By the appointed hour and day the following September, more than 45,000 teenagers met at their school flagpoles in four states to pray before the commencement of the school day. By the next September, over 1 million students gathered at their school flagpoles all across America and prayed for their friends, their schools, their leaders, and their country. Since that day, the See You at the Pole momentum has continued to grow dramatically. In 1999, more than 3 million students from all 50 states, as well as students in more than a score of other countries, participated in See You at the Pole events. This year's theme, "A Generation Seeking God" (Psalm 24:3-6), will have inspired well over 3 million young people to gather at as many as 56,000 schools in every state across the nation to pray fervently for spiritual awakening for the nation.

Perhaps the most often overlooked point of See You at the Pole is that most students see it as a time of prayer and dedication--not a culminating event, but a beginning. These students are asking God to use them to help bring spiritual renewal to their campus and to the nation, and they are dedicating themselves to sharing their faith with their fellow students. This is their right, and they believe it is both their religious privilege and obligation as well.

Despite popular confusion, long ago the Supreme Court decided in Tinker v. Des Moines (1969) that students do not "shed their constitutional rights to freedom of speech or expression at the schoolhouse gate" and that a student's free-speech rights apply "when he is in the cafeteria, or on the playing field, or on the campus during the authorized hours."

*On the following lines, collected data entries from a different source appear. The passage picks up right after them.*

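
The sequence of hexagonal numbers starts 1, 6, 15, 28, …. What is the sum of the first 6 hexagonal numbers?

Σ i(2i−1) = 2Σi² − Σi over i = 1..6.
Σi = 21 and Σi² = 91.
2·91 − 1·21 = 161.

161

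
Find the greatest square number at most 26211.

25921

Solve n² ≤ 26211 for integer n.
n = 161 gives 25921 ≤ 26211, while n = 162 gives 26244 > 26211; so the answer is 25921.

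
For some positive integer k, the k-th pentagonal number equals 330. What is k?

Set n(3n−1)/2 = 330, giving 3n² − n − 660 = 0.
So n = (1 + 89) / 6 = 90/6 = 15.

15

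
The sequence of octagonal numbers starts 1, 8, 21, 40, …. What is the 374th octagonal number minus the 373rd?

Consecutive octagonal numbers differ by 6n − 5: here 6·374 − 5 = 2239.

2239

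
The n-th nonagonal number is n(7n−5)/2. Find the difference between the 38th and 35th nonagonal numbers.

38·(7·38 − 5)/2 = 4959 and 35·(7·35 − 5)/2 = 4200.
Difference: 4959 − 4200 = 759.

759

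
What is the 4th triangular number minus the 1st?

9

4·5/2 = 10 and 1·2/2 = 1.
Difference: 10 − 1 = 9.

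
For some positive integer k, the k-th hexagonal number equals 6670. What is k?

Set n(2n−1) = 6670, giving 2n² − n − 6670 = 0.
So n = (1 + 231) / 4 = 232/4 = 58.

58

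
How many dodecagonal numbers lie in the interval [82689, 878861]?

The n-th dodecagonal number is n(5n−4).
Smallest index with value ≥ 82689: n = 129 (giving 82689).
Largest index with value ≤ 878861: n = 419 (giving 876129).
Indices 129 through 419: 291 terms.

291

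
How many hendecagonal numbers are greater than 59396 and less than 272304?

The n-th hendecagonal number is n(9n−7)/2.
Smallest index with value > 59396: n = 116 (giving 60146).
Largest index with value < 272304: n = 246 (giving 271461).
Indices 116 through 246: 131 terms.

131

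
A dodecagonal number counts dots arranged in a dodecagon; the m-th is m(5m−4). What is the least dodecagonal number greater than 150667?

Solve n(5n−4) > 150667 for integer n.
The largest n with value ≤ 150667 is 173 (since 148953 ≤ 150667 < 150684), so the first above is n = 174, value 150684.

150684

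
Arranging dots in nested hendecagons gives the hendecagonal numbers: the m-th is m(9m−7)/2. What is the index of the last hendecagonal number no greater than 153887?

185

Solve n(9n−7)/2 ≤ 153887 for integer n.
n = 185 gives 153365 ≤ 153887, while n = 186 gives 155031 > 153887; so the answer is index 185.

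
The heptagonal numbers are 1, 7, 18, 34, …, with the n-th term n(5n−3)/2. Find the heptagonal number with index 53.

The 53rd heptagonal number is n(5n−3)/2 with n = 53.
53·(5·53 − 3)/2 = 53·262/2 = 53·131 = 6943.

6943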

In light of the confusion wrought last June by the court's Santa Fe decision, which bars students from leading school-stadium crowds in prayer or meditation, I joined with my fellow Southern Baptist agency heads in making available to every Southern Baptist pastor and youth worker a letter explaining that the Santa Fe decision prohibited only school-sponsored prayer. The letter further explains that the Supreme Court's opinion "did not preclude voluntary Bible study and prayer clubs that are student-led and student-initiated without coerced attendance or actual government sponsorship." We quoted the Supreme Court's express notation, "Nothing in the Constitution as interpreted by this court prohibits any public school student from voluntarily praying at any time before, during, or after the school day."

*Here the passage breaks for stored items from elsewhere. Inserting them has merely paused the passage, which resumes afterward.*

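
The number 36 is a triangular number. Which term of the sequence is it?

8

Set n(n+1)/2 = 36, giving n² + n − 72 = 0.
The discriminant is 1 + 8·36 = 289, and √289 = 17.
So n = (-1 + 17) / 2 = 16/2 = 8.
Check: 8·9/2 = 36. ✓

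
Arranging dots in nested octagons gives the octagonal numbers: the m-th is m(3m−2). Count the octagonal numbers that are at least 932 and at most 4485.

22

The n-th octagonal number is n(3n−2).
Smallest index with value ≥ 932: n = 18 (giving 936).
Largest index with value ≤ 4485: n = 39 (giving 4485).
Indices 18 through 39: 22 terms.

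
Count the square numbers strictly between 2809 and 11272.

The n-th square number is n².
Smallest index with value > 2809: n = 54 (giving 2916).
Largest index with value < 11272: n = 106 (giving 11236).
Indices 54 through 106: 53 terms.

53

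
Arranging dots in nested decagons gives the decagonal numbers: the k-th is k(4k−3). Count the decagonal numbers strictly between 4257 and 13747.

25

The n-th decagonal number is n(4n−3).
Smallest index with value > 4257: n = 34 (giving 4522).
Largest index with value < 13747: n = 58 (giving 13282).
Indices 34 through 58: 25 terms.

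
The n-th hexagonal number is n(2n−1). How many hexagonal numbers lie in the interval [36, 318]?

The n-th hexagonal number is n(2n−1).
Smallest index with value ≥ 36: n = 5 (giving 45).
Largest index with value ≤ 318: n = 12 (giving 276).
Indices 5 through 12: 8 terms.

8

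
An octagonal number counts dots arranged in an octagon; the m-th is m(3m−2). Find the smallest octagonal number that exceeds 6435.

Solve n(3n−2) > 6435 for integer n.
The largest n with value ≤ 6435 is 46 (since 6256 ≤ 6435 < 6533), so the first above is n = 47, value 6533.

6533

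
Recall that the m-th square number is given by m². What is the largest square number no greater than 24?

16

Solve n² ≤ 24 for integer n.
n = 4 gives 16 ≤ 24, while n = 5 gives 25 > 24; so the answer is 16.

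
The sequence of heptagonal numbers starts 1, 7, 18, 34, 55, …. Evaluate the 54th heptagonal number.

7209

The 54th heptagonal number is n(5n−3)/2 with n = 54.
54·(5·54 − 3)/2 = 54·267/2 = 7209.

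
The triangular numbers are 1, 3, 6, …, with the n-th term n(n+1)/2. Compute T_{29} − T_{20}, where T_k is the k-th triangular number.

29·30/2 = 435 and 20·21/2 = 210.
Difference: 435 − 210 = 225.

225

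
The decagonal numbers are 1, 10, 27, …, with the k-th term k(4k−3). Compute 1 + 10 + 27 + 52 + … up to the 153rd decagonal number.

4787013

Σ i(4i−3) = 4Σi² − 3Σi over i = 1..153.
Σi = 11781 and Σi² = 1205589.
4·1205589 − 3·11781 = 4787013.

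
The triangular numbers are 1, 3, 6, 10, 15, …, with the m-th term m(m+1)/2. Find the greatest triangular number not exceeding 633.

630

Solve n(n+1)/2 ≤ 633 for integer n.
n = 35 gives 630 ≤ 633, while n = 36 gives 666 > 633; so the answer is 630.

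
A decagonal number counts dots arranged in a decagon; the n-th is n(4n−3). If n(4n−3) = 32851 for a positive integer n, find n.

Set n(4n−3) = 32851, giving 4n² − 3n − 32851 = 0.
The discriminant is 9 + 16·32851 = 525625, and √525625 = 725.
So n = (3 + 725) / 8 = 728/8 = 91.

91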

We took this unprecedented step to help correct the far too common assumption, aggravated by misperceptions of the Santa Fe decision, that American public school students somehow forfeit their First Amendment religious free-expression rights when they step on public school property. In fact, nothing in the court decisions or American law precludes students from sharing their faith with other students, bringing their Bibles to school, or expressing their religious beliefs in any school venue, such as class discussions, presentations, or writing assignments, where students are encouraged to share their opinions and concerns.

And that is as it should be, as long as the government does not take sides and favor one religious view over another or allow the majority to silence minority perspectives from being expressed. To say that students should not be allowed their right to religious expression with fellow students would be censorship of religion and would allow secularism to silence faith--and what is American or right about that?